I wish I wasn't such a chicken-shit most of the time.

Since school has started back up, I've eaten at the most delicious Italian restaurant in the city of Chicago, called Orso's. I've gone to the Evanston public library to teach 8th graders how to do research and I've spent too much time playing Guitar Hero, the only video game I have ever been good at in the history of the universe.

Since school has started back up, C and I have been talking about taking a weekend and going on vacation. We've already done Vegas and since I have time off in February and he cannot take more than a few days, we're restricted to a weekend-y kind of a thing. So, we thought Montreal. But, although the city looks engaging and we think it'll be fun--it'll be cold as hell there.

He wants to go skiing. There is a fundamental problem about this--I do not know how to ski. For most people, this would be not such a big problem. Learn. Be social. Talk to other people on the slope and fucking suck it up and do it. However, this is me we're talking about here. Which means...I will sit in the lodge, watching the slope and grade papers while he skis. While I don't have a problem paying money to do this--it's still relaxing and I am still not in Chicago fro a bit--I think he feels like it would be a waste of money. However, in my eyes, it's a waste of money for him to go to Tahoe and babysit me all day because I can't ski for shit. He'll want to do fun things and I'll be freaked out.

The other fundamental problem with this is if I do not catch on quickly, I will get frustrated and angry instead of working with him to do well. Then he will realize what a dirty quitter I am and we will in turn get frustrated with each other. I get nervous to have people watch me do things I am not good at; the only reason I started playing guitar hero is because I figured I could figure that one out. Other video games, I don't touch because I'm not good at them. I know, this is a lack of logic--you can only do something well if you practice. But, there's something strange about learning how to ski for me that puts me off. It's not that I don't want to actually ski--AR, my old family friend, has skiied since I could remember and it always looked amazing. I like being athletic and being outside...but only if I know what I'm doing. It's why I liked golf; I knew what I was doing.

But this...

I won't know. So what if i don't like it? What if I do?

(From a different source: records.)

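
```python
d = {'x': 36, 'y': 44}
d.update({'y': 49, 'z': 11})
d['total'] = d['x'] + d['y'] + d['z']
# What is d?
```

After line 1: d = {'x': 36, 'y': 44}
After line 2 (y overwritten, z added): d = {'x': 36, 'y': 49, 'z': 11}
After line 3 (total = 36 + 49 + 11 = 96): d = {'x': 36, 'y': 49, 'z': 11, 'total': 96}

{'x': 36, 'y': 49, 'z': 11, 'total': 96}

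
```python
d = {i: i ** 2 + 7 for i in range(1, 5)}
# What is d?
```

{1: 8, 2: 11, 3: 16, 4: 23}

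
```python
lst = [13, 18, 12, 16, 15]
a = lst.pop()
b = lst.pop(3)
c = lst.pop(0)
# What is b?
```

After line 1: lst = [13, 18, 12, 16, 15]
After line 2 (pop() -> a = 15): lst = [13, 18, 12, 16]
After line 3 (pop(3) -> b = 16): lst = [13, 18, 12]
After line 4 (pop(0) -> c = 13): lst = [18, 12]

16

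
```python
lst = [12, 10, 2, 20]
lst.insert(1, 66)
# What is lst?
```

[12, 66, 10, 2, 20]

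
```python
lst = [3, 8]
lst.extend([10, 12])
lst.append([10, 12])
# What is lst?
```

After line 1: lst = [3, 8]
After line 2 (extend unpacks [10, 12]): lst = [3, 8, 10, 12]
After line 3 (append adds [10, 12] as single element): lst = [3, 8, 10, 12, [10, 12]]

[3, 8, 10, 12, [10, 12]]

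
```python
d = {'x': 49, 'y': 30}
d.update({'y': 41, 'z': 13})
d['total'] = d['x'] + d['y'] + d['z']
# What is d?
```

After line 1: d = {'x': 49, 'y': 30}
After line 2 (y overwritten, z added): d = {'x': 49, 'y': 41, 'z': 13}
After line 3 (total = 49 + 41 + 13 = 103): d = {'x': 49, 'y': 41, 'z': 13, 'total': 103}

{'x': 49, 'y': 41, 'z': 13, 'total': 103}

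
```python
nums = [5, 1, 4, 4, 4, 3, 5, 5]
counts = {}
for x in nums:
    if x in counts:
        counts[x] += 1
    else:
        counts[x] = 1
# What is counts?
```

Initial: counts = {}, nums = [5, 1, 4, 4, 4, 3, 5, 5]
See 5: counts = {5: 1}
See 1: counts = {5: 1, 1: 1}
See 4: counts = {5: 1, 1: 1, 4: 1}
See 4: counts = {5: 1, 1: 1, 4: 2}
See 4: counts = {5: 1, 1: 1, 4: 3}
See 3: counts = {5: 1, 1: 1, 4: 3, 3: 1}
See 5: counts = {5: 2, 1: 1, 4: 3, 3: 1}
See 5: counts = {5: 3, 1: 1, 4: 3, 3: 1}

{5: 3, 1: 1, 4: 3, 3: 1}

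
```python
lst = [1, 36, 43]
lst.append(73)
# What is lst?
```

[1, 36, 43, 73]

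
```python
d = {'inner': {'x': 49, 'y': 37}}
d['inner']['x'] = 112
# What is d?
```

After line 1: d = {'inner': {'x': 49, 'y': 37}}
After line 2 (inner x overwritten): d = {'inner': {'x': 112, 'y': 37}}

{'inner': {'x': 112, 'y': 37}}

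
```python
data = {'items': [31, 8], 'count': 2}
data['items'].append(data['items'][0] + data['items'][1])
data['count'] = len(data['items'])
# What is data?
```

After line 1: data = {'items': [31, 8], 'count': 2}
After line 2 (append 31 + 8 = 39): data = {'items': [31, 8, 39], 'count': 2}
After line 3 (count = len(items) = 3): data = {'items': [31, 8, 39], 'count': 3}

{'items': [31, 8, 39], 'count': 3}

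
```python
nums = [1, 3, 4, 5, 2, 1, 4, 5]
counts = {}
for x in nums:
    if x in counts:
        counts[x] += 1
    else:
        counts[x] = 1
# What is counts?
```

Initial: counts = {}, nums = [1, 3, 4, 5, 2, 1, 4, 5]
See 1: counts = {1: 1}
See 3: counts = {1: 1, 3: 1}
See 4: counts = {1: 1, 3: 1, 4: 1}
See 5: counts = {1: 1, 3: 1, 4: 1, 5: 1}
See 2: counts = {1: 1, 3: 1, 4: 1, 5: 1, 2: 1}
See 1: counts = {1: 2, 3: 1, 4: 1, 5: 1, 2: 1}
See 4: counts = {1: 2, 3: 1, 4: 2, 5: 1, 2: 1}
See 5: counts = {1: 2, 3: 1, 4: 2, 5: 2, 2: 1}

{1: 2, 3: 1, 4: 2, 5: 2, 2: 1}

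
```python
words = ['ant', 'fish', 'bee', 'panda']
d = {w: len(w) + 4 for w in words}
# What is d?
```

{'ant': 7, 'fish': 8, 'bee': 7, 'panda': 9}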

And other fundamental problem, but less fundamental--I sort of do not so much have winter wear. So although this trip might only COST 600 bucks, I'd have to spend a lot more $ in winter gear. But, the nice thing would be that I would learn something. That's the best part of this relationship, we're always teaching each other things. So, maybe this is something I should learn... perhaps if we both promise not to get frustrated, it could be a very, very good trip.

In other news, it's freezing here. I spent last night at Carson's Ribs and then curled up on C's dilapidated couch. It's comfortable there, and the light shines in in a really nice way. It's comfortable around him. I forgot things at my house, consumed hash browns with S and then came out to the 'burbs to keep my mom company. My dad's on a business trip and she's mopey. I'll be using my day off on Monday to go to the doctor. Such an engaging life I live.